By Tina Comeau
Although this wasn’t the hearing yet to determine the merits of the application itself, lawyers spent hours in Supreme Court in Yarmouth on Nov. 22 debating the process and other aspects linked to an application that is aimed at seeing the election of a school board seat voided.
The application deals with the African Nova Scotian seat on the Tri-County Regional School Board and has been filed by defeated candidate Michael Alden Fells who lost the seat to Darlene Lawrence.
Fells’ lawyer, Brent Silver, told the court they believe that people who were not qualified to vote for the African Nova Scotian seat voted anyway, either because they were confused by the electronic and telephone voting process, or because once they got onto this computer screen they could only get out of it by casting a vote.
Silver said this is what they’ve been told anecdotally by some of the people who voted, although he said he wants to test the system out himself to see if it actually worked the way that some people have described.
He told the court that some municipal units that had seen no votes for this seat in the last election saw more than a hundred this time. Another municipal unit saw the number of votes tripled from the last election.
Because entitled voters in all municipal units covered by the school board can vote for this seat, there were several lawyers representing all of the municipal units in court. However, the six municipal units who only conducted paper ballot votes were released as parties to the application.

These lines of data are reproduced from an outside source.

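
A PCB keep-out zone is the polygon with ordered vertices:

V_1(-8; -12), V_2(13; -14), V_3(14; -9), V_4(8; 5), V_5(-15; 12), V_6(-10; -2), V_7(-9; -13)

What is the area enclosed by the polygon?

463

Cross-terms: 268, 79, 142, 171, 150, 112, 4  ⇒  Σ = 926
Area = |Σ|/2 = 463.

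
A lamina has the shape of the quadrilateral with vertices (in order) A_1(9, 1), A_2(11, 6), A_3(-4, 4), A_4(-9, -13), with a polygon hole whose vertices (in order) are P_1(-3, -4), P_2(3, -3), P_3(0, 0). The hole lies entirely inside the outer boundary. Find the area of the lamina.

Outer boundary:
Apply the surveyor's formula: 2A = Σ (x_i·y_{i+1} − x_{i+1}·y_i), indices taken mod 4.
Σ = (43) + (68) + (88) + (108) = 307
Area = |Σ|/2 = 153.5.
Hole:
Σ = (21) + (0) + (0) = 21
Area = |Σ|/2 = 10.5.
Net area = 153.5 − 10.5 = 143.

143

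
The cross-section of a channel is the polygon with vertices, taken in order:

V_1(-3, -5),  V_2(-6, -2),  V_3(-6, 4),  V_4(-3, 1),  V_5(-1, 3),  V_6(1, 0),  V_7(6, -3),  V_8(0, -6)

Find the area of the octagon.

61

Apply the shoelace formula: 2A = Σ (x_i·y_{i+1} − x_{i+1}·y_i), indices taken mod 8.
Cross-terms: -24, -36, 6, -8, -3, -3, -36, -18  ⇒  Σ = -122
Area = |Σ|/2 = 61.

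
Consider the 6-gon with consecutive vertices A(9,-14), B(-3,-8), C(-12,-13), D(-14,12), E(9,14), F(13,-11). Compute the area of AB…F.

582.5

Cross-terms: -114, -57, -326, -304, -281, -83  ⇒  Σ = -1165
Area = |Σ|/2 = 582.5.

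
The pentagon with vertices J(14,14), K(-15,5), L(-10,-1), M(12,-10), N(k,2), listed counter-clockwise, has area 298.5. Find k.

6

The doubled signed area Σ (x_i y_{i+1} − x_{i+1} y_i) is linear in k.
With k=0 it equals 453; the coefficient of k is 24 (from the two edges through N).
So 24·k + 453 = 2·298.5 = 597 ⇒ k = 6.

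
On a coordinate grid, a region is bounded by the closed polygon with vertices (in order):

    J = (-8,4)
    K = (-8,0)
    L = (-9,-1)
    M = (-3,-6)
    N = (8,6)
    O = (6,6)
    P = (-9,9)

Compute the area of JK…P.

138.5

J→K: (-8)(0) − (-8)(4) = 32
K→L: (-8)(-1) − (-9)(0) = 8
L→M: (-9)(-6) − (-3)(-1) = 51
M→N: (-3)(6) − (8)(-6) = 30
N→O: (8)(6) − (6)(6) = 12
O→P: (6)(9) − (-9)(6) = 108
P→J: (-9)(4) − (-8)(9) = 36
Σ = 277
Area = |Σ|/2 = 138.5.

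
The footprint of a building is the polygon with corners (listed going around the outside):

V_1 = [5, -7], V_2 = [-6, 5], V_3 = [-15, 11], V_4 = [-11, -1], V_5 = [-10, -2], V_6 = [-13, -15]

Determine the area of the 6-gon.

Apply the shoelace formula: 2A = Σ (x_i·y_{i+1} − x_{i+1}·y_i), indices taken mod 6.
V_1→V_2: (5)(5) − (-6)(-7) = -17
V_2→V_3: (-6)(11) − (-15)(5) = 9
V_3→V_4: (-15)(-1) − (-11)(11) = 136
V_4→V_5: (-11)(-2) − (-10)(-1) = 12
V_5→V_6: (-10)(-15) − (-13)(-2) = 124
V_6→V_1: (-13)(-7) − (5)(-15) = 166
Σ = 430
Area = |Σ|/2 = 215.

215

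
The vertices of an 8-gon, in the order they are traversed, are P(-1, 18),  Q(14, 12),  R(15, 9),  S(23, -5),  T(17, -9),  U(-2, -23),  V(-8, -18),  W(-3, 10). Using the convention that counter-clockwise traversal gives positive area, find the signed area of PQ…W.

Apply the surveyor's formula: 2A = Σ (x_i·y_{i+1} − x_{i+1}·y_i), indices taken mod 8.
Cross-terms: -264, -54, -282, -122, -409, -148, -134, -44  ⇒  Σ = -1457
Signed area = Σ/2 = -728.5 (negative ⇒ clockwise traversal).

-728.5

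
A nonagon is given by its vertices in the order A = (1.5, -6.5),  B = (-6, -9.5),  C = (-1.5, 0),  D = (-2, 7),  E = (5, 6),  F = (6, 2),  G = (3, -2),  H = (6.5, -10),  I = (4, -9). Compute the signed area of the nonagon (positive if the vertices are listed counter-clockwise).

-108.5

A→B: (1.5)(-9.5) − (-6)(-6.5) = -53.25
B→C: (-6)(0) − (-1.5)(-9.5) = -14.25
C→D: (-1.5)(7) − (-2)(0) = -10.5
D→E: (-2)(6) − (5)(7) = -47
E→F: (5)(2) − (6)(6) = -26
F→G: (6)(-2) − (3)(2) = -18
G→H: (3)(-10) − (6.5)(-2) = -17
H→I: (6.5)(-9) − (4)(-10) = -18.5
I→A: (4)(-6.5) − (1.5)(-9) = -12.5
Σ = -217
Signed area = Σ/2 = -108.5 (negative ⇒ clockwise traversal).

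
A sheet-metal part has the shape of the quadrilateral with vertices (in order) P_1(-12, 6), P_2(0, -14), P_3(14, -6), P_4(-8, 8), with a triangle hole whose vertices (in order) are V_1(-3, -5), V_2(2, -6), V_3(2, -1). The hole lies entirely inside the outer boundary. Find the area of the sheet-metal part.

225.5

Outer boundary:
Apply the shoelace formula: 2A = Σ (x_i·y_{i+1} − x_{i+1}·y_i), indices taken mod 4.
Σ = (168) + (196) + (64) + (48) = 476
Area = |Σ|/2 = 238.
Hole:
Apply Gauss's area formula: 2A = Σ (x_i·y_{i+1} − x_{i+1}·y_i), indices taken mod 3.
Σ = (28) + (10) + (-13) = 25
Area = |Σ|/2 = 12.5.
Net area = 238 − 12.5 = 225.5.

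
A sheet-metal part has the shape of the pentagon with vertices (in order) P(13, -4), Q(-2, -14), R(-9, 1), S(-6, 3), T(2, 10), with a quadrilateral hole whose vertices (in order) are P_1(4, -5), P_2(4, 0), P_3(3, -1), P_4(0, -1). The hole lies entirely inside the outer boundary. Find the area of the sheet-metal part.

Outer boundary:
Apply the surveyor's formula: 2A = Σ (x_i·y_{i+1} − x_{i+1}·y_i), indices taken mod 5.
Σ = (-190) + (-128) + (-21) + (-66) + (-138) = -543
Area = |Σ|/2 = 271.5.
Hole:
Σ = (20) + (-4) + (-3) + (4) = 17
Area = |Σ|/2 = 8.5.
Net area = 271.5 − 8.5 = 263.

263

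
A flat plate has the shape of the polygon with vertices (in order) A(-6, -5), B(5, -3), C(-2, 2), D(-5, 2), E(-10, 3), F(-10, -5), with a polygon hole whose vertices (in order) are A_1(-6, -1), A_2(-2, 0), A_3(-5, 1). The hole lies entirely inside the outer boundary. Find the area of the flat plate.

75.5

Outer boundary:
Apply the shoelace formula: 2A = Σ (x_i·y_{i+1} − x_{i+1}·y_i), indices taken mod 6.
Σ = (43) + (4) + (6) + (5) + (80) + (20) = 158
Area = |Σ|/2 = 79.
Hole:
Apply the surveyor's formula: 2A = Σ (x_i·y_{i+1} − x_{i+1}·y_i), indices taken mod 3.
Σ = (-2) + (-2) + (11) = 7
Area = |Σ|/2 = 3.5.
Net area = 79 − 3.5 = 75.5.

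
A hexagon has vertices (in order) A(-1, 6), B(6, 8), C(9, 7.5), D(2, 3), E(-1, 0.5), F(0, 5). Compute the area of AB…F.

27.5

Apply the shoelace formula: 2A = Σ (x_i·y_{i+1} − x_{i+1}·y_i), indices taken mod 6.
A→B: (-1)(8) − (6)(6) = -44
B→C: (6)(7.5) − (9)(8) = -27
C→D: (9)(3) − (2)(7.5) = 12
D→E: (2)(0.5) − (-1)(3) = 4
E→F: (-1)(5) − (0)(0.5) = -5
F→A: (0)(6) − (-1)(5) = 5
Σ = -55
Area = |Σ|/2 = 27.5.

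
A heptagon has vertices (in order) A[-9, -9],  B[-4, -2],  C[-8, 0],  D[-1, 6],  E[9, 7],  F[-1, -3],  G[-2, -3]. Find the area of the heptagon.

87.5

Apply Gauss's area formula: 2A = Σ (x_i·y_{i+1} − x_{i+1}·y_i), indices taken mod 7.
Σ = (-18) + (-16) + (-48) + (-61) + (-20) + (-3) + (-9) = -175
Area = |Σ|/2 = 87.5.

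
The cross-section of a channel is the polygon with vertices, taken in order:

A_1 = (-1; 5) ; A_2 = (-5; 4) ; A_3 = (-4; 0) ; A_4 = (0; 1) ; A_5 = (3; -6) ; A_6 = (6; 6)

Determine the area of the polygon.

Cross-terms: 21, 16, -4, -3, 54, 36  ⇒  Σ = 120
Area = |Σ|/2 = 60.

60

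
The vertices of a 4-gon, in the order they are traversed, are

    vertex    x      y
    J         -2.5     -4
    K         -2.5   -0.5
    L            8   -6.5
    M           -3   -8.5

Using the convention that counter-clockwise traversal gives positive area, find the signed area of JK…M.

Apply Gauss's area formula: 2A = Σ (x_i·y_{i+1} − x_{i+1}·y_i), indices taken mod 4.
J→K: (-2.5)(-0.5) − (-2.5)(-4) = -8.75
K→L: (-2.5)(-6.5) − (8)(-0.5) = 20.25
L→M: (8)(-8.5) − (-3)(-6.5) = -87.5
M→J: (-3)(-4) − (-2.5)(-8.5) = -9.25
Σ = -85.25
Signed area = Σ/2 = -42.625 (negative ⇒ clockwise traversal).

-42.625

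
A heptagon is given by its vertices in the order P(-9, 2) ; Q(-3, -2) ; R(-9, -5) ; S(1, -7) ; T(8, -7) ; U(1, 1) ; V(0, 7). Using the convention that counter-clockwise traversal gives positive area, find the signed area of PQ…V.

Σ = (24) + (-3) + (68) + (49) + (15) + (7) + (63) = 223
Signed area = Σ/2 = 111.5 (positive ⇒ counter-clockwise traversal).

111.5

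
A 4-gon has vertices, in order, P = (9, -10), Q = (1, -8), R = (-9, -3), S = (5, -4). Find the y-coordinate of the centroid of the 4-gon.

-89/15

Apply the surveyor's formula. First the cross-terms c_i = x_i·y_{i+1} − x_{i+1}·y_i:
  -62, -75, 51, -14  ⇒  2A = -100, A = -50.
Then Σ (y_i + y_{i+1})·c_i = 1780, so ȳ = 1780 / (6·(-50)) = -89/15.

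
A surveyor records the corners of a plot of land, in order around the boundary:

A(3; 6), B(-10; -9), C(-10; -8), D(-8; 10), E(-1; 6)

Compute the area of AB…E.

Apply Gauss's area formula: 2A = Σ (x_i·y_{i+1} − x_{i+1}·y_i), indices taken mod 5.
Σ = (33) + (-10) + (-164) + (-38) + (-24) = -203
Area = |Σ|/2 = 101.5.

101.5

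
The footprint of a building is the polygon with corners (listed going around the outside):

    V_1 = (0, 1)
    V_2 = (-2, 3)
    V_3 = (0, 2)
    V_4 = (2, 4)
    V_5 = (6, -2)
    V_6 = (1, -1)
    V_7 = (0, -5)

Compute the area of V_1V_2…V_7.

21.5

V_1→V_2: (0)(3) − (-2)(1) = 2
V_2→V_3: (-2)(2) − (0)(3) = -4
V_3→V_4: (0)(4) − (2)(2) = -4
V_4→V_5: (2)(-2) − (6)(4) = -28
V_5→V_6: (6)(-1) − (1)(-2) = -4
V_6→V_7: (1)(-5) − (0)(-1) = -5
V_7→V_1: (0)(1) − (0)(-5) = 0
Σ = -43
Area = |Σ|/2 = 21.5.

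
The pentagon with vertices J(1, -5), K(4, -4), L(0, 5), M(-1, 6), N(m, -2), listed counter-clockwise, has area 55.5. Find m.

-6

Write out the shoelace sum; only the two edges meeting at N involve m:
2·Area = [((-1)·(-2) − m·6) + (m·(-5) − 1·(-2))] + 41
       = -11·m + 45 = 111
⇒ m = -6.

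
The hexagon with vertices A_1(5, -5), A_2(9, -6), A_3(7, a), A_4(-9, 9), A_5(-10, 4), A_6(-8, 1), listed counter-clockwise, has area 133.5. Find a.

The doubled signed area Σ (x_i y_{i+1} − x_{i+1} y_i) is linear in a.
With a=0 it equals 231; the coefficient of a is 18 (from the two edges through A_3).
So 18·a + 231 = 2·133.5 = 267 ⇒ a = 2.

2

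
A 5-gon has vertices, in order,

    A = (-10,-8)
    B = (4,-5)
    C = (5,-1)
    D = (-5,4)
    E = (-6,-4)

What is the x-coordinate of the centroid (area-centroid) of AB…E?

Apply the shoelace formula. First the cross-terms c_i = x_i·y_{i+1} − x_{i+1}·y_i:
  82, 21, 15, 44, 8  ⇒  2A = 170, A = 85.
Then Σ (x_i + x_{i+1})·c_i = -915, so x̄ = -915 / (6·85) = -61/34.

-61/34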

Fells’ lawyer had requested a list of all the people that voted for the African Nova Scotian seat. The list does not reveal how they voted, only that they did the vote. Silver said they had contacted around 100 voters and that 70 of them had said they would willingly sign an affidavit pertaining to the election.
In the interest of saving his client money, however, Silver proposed a process where all of the people who voted would receive a draft affidavit they could sign indicating if they were supposed to have voted for the seat. A subpoena would also be included – as opposed to serving it at a later time – in case the other lawyers wanted to cross examine the people who had filled out the application. If they didn’t need to be cross-examined then the subpoena would be dismissed.
But Lawrence, the candidate who won the election, had concerns about that process. Lawrence suggested there were a variety of reasons why more people may have voted in this election: the convenience of the electronic vote, the choice on the ballot and the fact that people who may not have wanted to publicly declare themselves as African Nova Scotian at polling stations in past elections were able to cast their vote this time without having to do that.
“I just think we need to be careful with what questions are being asked and how they are being asked and whether people are being intimidated,” she said, saying people should not be getting affidavits and subpoenas simply as part of a fishing expedition.
Lawrence said she wasn't saying that people who were not eligible to vote should have, and if people made an honest mistake and they are willing to tell the court than that is fine she said. But she said people shouldn’t be harassed into proving if they are African Nova Scotia or not.
But Silver said if it boils down to whether people were qualified to vote or not, you have to be able to challenge this.
Justice Pierre Muise suggested a different process that would involve contacting all of the voters but only the ones who willingly wanted to cooperate would receive an affidavit, as opposed to everyone receiving one. The sides said this was agreeable.
Moving forward there will be more court documents filed to meet various deadlines. The matter will be back in court on in Digby on March 6.